Experts who lived during the AIDS epidemic are using their knowledge to help stem the tide of opioid deaths.

Potentially worse than the lives lost to the AIDS epidemic is the idea that nothing was learned from these deaths that can help us in our current health crisis. This is what makes the Best-practice is Oral Opioid agoniSt Therapy Collaborative – or the BOOST Collaborative – so meaningful.

The BOOST Collaborative is a new pilot project created by the BC Centre for Excellence in HIV/AIDS (BC-CfE) at St. Paul’s Hospital, in partnership with Vancouver Coastal Health, aimed at reaching those receiving suboptimal treatment.

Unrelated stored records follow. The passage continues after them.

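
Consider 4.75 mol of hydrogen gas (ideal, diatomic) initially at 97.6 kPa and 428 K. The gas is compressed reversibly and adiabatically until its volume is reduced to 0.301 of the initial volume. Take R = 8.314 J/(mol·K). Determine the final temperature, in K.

692 K

V₁ = nRT₁/P₁ = 4.75×8.314×428/97.6 = 173 L.
Adiabatic: TV^(γ−1) = const ⇒ T₂ = 428×(3.32)^0.400 = 692 K; PV^γ = const ⇒ P₂ = 524 kPa.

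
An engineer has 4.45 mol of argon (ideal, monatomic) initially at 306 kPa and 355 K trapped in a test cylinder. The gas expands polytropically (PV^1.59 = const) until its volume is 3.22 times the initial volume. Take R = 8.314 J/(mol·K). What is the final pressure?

V₁ = nRT₁/P₁ = 4.45×8.314×355/306 = 42.9 L.
Polytropic n=1.59: T₂ = T₁(V₁/V₂)^(n−1) = 355×(0.311)^0.59 = 178 K; P₂ = P₁(V₁/V₂)^n = 47.7 kPa.

47.7 kPa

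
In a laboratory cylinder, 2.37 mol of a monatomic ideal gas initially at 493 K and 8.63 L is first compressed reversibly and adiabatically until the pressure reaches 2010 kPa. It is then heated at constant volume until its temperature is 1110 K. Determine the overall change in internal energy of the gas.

P₁ = nRT₁/V₁ = 2.37×8.314×493/8.63 = 1130 kPa.
Step 1 — Adiabatic: T₂/T₁ = (P₂/P₁)^((γ−1)/γ) ⇒ T₂ = 493×(1.79)^0.400 = 622 K; V₂ = 6.09 L.
ΔU = nCvΔT = 2.37×12.5×(622−493) = 3800 J.
Q = 0 for an adiabatic process, so W = −ΔU = -3800 J.
State after step 1: P = 2010 kPa, V = 6.09 L, T = 622 K.
Step 2 — Isochoric: V stays 6.09 L; P/T = const ⇒ T₂ = 1110 K, P₂ = 3590 kPa.
W = 0 (no volume change).
ΔU = nCvΔT = 2.37×12.5×(1110−622) = 14400 J.
Q = ΔU = 14400 J.
Net over both steps: W = -3800 J, Q = 14400 J, ΔU = 18200 J.

18200 J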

The first program of its kind in Canada, the BOOST pilot will see teams of medical professionals and other front-line staff regularly check in on thousands of people in the city on opioid-substitution therapy with the goal of making sure they don’t miss a day of treatment.

Oral opioid replacement works well, but only if the health care workers can find the patients who needs them.

“Retention rates in opioid therapies are as low as 30 per cent in Vancouver,” says Dr. Rolando Barrios, assistant director at the BC-CfE. “So no wonder people are still using and people are still dying from overdose.”

These high drop-off rates for people on treatment are due to some of the same obstacles seen during the AIDS crisis. Increased outreach and more time engaging clients made a difference combating HIV/AIDS, which is why the BOOST pilot is starting to take a similar approach with opioid users. About 20 teams of three people each – comprising physicians, nurses, nurse practitioners, counsellors and others – will work together to make sure patients are receiving their medication.

So, for example, if a patient misses their daily dose of methadone, their pharmacist would alert their assigned team, who would then phone or visit them. Continued treatment still hinges on the consent of the patient.

The initial phase of the pilot will run through July 2018, with the first formal data expected in the winter.